German actor and stage director

Gerd Heinz (born 21 September 1940) is a German stage, film and television actor and a stage director. He was also active as an academic teacher and theatre manager (Intendant). From 1989, he turned more towards opera. He staged a drama by Thomas Bernhard at the Salzburg Festival in 2016, and Der Ring in Minden, Wagner's Der Ring des Nibelungen from 2015 to 2018.

== Career ==
Born in Aachen, Heinz attended the Kaiser-Karls-Gymnasium and founded a theatre group there, Die Stufe. He studied German, philosophy and art history at the University of Cologne. At the same time, he pursued training as an actor and stage director at the Schauspielschule der Keller in Cologne.

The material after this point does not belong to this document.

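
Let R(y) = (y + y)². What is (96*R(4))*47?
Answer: 288768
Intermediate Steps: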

Heinz began work at the Theater Aachen in 1962, where he played roles such as Tasso and Cyrano de Bergerac. He worked at several theatres, both as an actor and a stage director. He was a professor at the Musikhochschule Hamburg from 1968 to 1978, at times directing the opera class. He became director of drama at the Staatstheater Darmstadt in 1970. From 1973, he regularly directed at the Thalia Theater in Hamburg. He has also worked as an actor in film and television.

From 1982, Heinz was Intendant at the Schauspielhaus Zürich for seven years. In 1997, he was appointed a professor at the Hochschule für Musik Freiburg. Since 2008, he has worked as a freelance director. At the Salzburg Festival in 2016, he staged Thomas Bernhard's drama Der Ignorant und der Wahnsinnige with Sven-Eric Bechtolf in the leading role. At the Stadttheater Minden, he staged Wagner's Der Ring des Nibelungen in four consecutive years from 2015 to 2018, concluded by two complete cycles in 2019. A reviewer noted how he achieved great effect by using props sparingly and making efficient use of the limited space, focusing on the psychological aspects of the characters and their relationships.

In 2008, Heinz received the E. T. A.-Hoffmann-Kreisler-Preis.